Yes, definitely. I'm currently thinking about how to do that.


----------



## youngpokie (Aug 12, 2021)

One more question - if an expression maps relies on a custom assignment of MIDI CC, which are shipped blank in default state, can that CC preset be shared/uploaded too? E.g. for SWAM strings, etc...


----------



## Mhcoffin (Aug 12, 2021)

youngpokie said:


> One more question - if an expression maps relies on a custom assignment of MIDI CC, which are shipped blank in default state, can that CC preset be shared/uploaded too? E.g. for SWAM strings, etc...

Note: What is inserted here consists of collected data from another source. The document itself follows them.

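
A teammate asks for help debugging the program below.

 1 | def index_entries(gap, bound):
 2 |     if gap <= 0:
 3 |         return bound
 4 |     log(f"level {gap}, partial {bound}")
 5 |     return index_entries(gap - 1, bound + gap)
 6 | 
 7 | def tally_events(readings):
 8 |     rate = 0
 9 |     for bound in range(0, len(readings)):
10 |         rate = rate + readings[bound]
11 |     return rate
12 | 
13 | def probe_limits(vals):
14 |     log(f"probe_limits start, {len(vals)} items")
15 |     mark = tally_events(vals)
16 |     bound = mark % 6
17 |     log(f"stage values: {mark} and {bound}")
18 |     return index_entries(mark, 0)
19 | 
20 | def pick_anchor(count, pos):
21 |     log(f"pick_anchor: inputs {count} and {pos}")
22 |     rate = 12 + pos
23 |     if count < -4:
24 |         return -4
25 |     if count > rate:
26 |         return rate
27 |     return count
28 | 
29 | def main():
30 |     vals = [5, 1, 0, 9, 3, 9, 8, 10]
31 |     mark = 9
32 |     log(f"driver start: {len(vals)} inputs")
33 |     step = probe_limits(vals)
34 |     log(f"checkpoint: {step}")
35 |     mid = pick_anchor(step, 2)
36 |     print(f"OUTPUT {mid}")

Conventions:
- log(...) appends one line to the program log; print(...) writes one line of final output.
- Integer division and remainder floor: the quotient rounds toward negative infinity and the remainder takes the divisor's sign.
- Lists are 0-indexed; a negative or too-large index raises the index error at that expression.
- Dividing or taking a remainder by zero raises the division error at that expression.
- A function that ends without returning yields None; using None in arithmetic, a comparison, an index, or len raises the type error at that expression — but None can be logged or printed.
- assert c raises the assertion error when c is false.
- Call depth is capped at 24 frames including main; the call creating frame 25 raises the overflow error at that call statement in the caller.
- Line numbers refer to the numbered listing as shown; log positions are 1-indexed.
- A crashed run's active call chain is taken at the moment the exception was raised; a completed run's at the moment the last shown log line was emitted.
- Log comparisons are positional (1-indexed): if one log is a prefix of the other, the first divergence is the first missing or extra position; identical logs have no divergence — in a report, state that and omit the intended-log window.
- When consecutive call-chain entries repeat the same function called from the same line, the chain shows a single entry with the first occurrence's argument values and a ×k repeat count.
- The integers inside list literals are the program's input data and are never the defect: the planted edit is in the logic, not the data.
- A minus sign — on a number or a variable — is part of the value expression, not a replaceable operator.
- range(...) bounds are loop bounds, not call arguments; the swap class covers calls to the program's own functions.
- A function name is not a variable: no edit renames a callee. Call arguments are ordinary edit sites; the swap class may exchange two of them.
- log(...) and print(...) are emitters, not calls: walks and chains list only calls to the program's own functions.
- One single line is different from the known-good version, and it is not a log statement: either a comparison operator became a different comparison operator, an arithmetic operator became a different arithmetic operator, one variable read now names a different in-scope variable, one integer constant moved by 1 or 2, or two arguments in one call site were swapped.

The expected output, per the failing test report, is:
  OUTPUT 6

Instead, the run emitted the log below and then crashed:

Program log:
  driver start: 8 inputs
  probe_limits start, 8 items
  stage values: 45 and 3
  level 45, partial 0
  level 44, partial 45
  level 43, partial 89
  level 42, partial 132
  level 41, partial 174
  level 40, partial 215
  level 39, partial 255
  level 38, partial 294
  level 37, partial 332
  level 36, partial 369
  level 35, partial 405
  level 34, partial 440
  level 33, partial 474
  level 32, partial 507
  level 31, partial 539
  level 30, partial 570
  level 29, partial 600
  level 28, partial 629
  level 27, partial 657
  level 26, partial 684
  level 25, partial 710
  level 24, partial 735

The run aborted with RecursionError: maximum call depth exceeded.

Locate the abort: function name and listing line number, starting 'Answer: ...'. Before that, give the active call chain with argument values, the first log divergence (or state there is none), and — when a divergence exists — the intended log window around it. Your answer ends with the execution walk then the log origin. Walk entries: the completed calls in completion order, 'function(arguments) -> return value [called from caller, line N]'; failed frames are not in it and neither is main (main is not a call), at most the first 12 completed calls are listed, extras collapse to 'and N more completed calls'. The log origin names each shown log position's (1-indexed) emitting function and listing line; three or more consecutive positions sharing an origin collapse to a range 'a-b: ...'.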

There is currently no way to upload custom presets. I'll put that on my list.


----------



## andyhy (Aug 30, 2021)

Mhcoffin said:


> For anyone who's interested, I've built a free on-line tool for building Dorico expression maps: fugalist.com. What it does, basically, is break down the process into two steps: defining the VST sounds you want to use and how to get them, and then assigning those sounds to combinations of playing techniques. My tool doesn't do a lot for the first step---that's still kind of a slog, although much less of slog than the Dorico interface. But (IMHO) it has some very nice filtering technology to simplify and streamline the second step. Here's some documentation about the filtering and assignment process.
> 
> Suggestions welcome, of course.
> 
> -mike


I took at look at your website but unfortunately I struggled with the registration process as it requires me to click an email link and for security reasons I access that from my phone not the pc I would use to build a project using your online tool. So I was registered from my phone but unable to log in from this pc in order to access the sample libraries I use. Let me know if there's a workaround as I would be interested in contributing to the project.


----------



## Mhcoffin (Aug 30, 2021)

Currently, there is no way to sign in except by email link. The current sign-in method is implemented by Google, not me, so I don't have complete flexibility in implementation. I could add other sign-in methods; e.g., username and password, but I would still require email or phone verification. (Without some kind of independent verification, I'm very much open to spammy accounts.)


----------